We can finally start adding some code. First, in the ViewController, define some variables which will be needed for the setup of the model.
Update the values with your api key and classifier id. The classifier id is the name of the generated Core ML model that you have downloaded from the IBM Watson website. The VisualRecognition class will be in charge of making the actual predictions of the whiskies. It is created with the api key and the version of the services.
In the viewDidAppear method, we will try to load the model. We will first check whether we have one currently locally. If we don’t we will download it from the Watson API.
The update of the model is done with the help of the VisualRecognition class, you only need to specify the classifier id.
Next, let’s add an IBAction for the select whisky button – this will open up the action sheet for selecting an image from the photo library or with the camera.
When an image is picked by the user, we are displaying it in the image view and we start the classification.
The most important method here is of course the classifyImage. Let’s dive deep into it.
The method takes the image the user has provided, as well as a threshold. The threshold determines what would be the minimal score the images need to have in order for them to be retrieved from the classifier. We are putting 0.51 here, because we want to be over 50% sure that this is indeed the correct whisky. If we don’t have such whisky, we are falling gracefully with the following message:
Unrecognized whisky. Are you sure it’s not Cognac?
The classification is done by the VisualRecognition class that we have defined in the beginning. Apart from the image, it also needs the classifier id, the threshold, as well as success and failure handlers.
The success callback returns a list of classified images. We are taking the first one (since it’s only one) and we try to get the first class of the classifier. That would hopefully be one of the zip folder names that we have uploaded to the IBM Service.

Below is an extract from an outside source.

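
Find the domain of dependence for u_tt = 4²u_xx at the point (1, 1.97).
Domain of dependence: [-6.88, 8.88]. Signals travel at speed 4, so data within |x - 1| ≤ 4·1.97 = 7.88 can reach the point.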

But that’s a folder name, which is not very user friendly. We need some kind of mapping of the id of the class with a display name that can be shown to the user.
For this, let’s create a JSON file (whiskies.json in the sample project), which has such mapping.
We will also create a WhiskyService class, which will implement all the required things. The ViewController will only know about the one method which will return the whisky info for every type of whisky. Feel free to extend the JSON file with more info, such as tasting notes, country and so on.
When we get the whisky info, we are just displaying it in the label for the detected whisky.
And that’s everything we needed to do in order to recognize whisky brands. Let’s test it with my all-time favourite Lagavulin, 16 years old.
The successful detection needs to be celebrated with a glass of this smokey delight. Cheers!
Core ML with IBM Watson Services is really powerful combination which makes machine learning a lot easier for iOS developers. The updating of the model after the app is shipped is also a great benefit, since you can add different products (whiskies in our case), based on what the users are entering. As you can see here, you don’t need to be a Data Scientist in order to create a solid model. Of course, this model is not perfect and if you take the picture from an angle which is not in your testing set, it might not recognize your whisky.
What do you think about Core ML and IBM Watson? Will you use it in your apps? Do you like whisky? Share in the comments section.
You can find the source code, the model and the training set on my GitHub page.
Other useful links
Haha this is great. I’ve been noodling away on something similar in my spare time for a few months! You’ve done a great job.
thanks, I’m glad you like it!
This is really interesting! What is the use case and benefit by detecting the brand? Just curious..
Thanks! This particular use case is targeted at whisky lovers, to learn more about the different brands without searching on the internet.
But the much bigger picture behind it is image classification. The ability of the devices to classify images opens up a lot of possibilities like helping in health condition detection, gesture recognition, different kinds of filtering etc.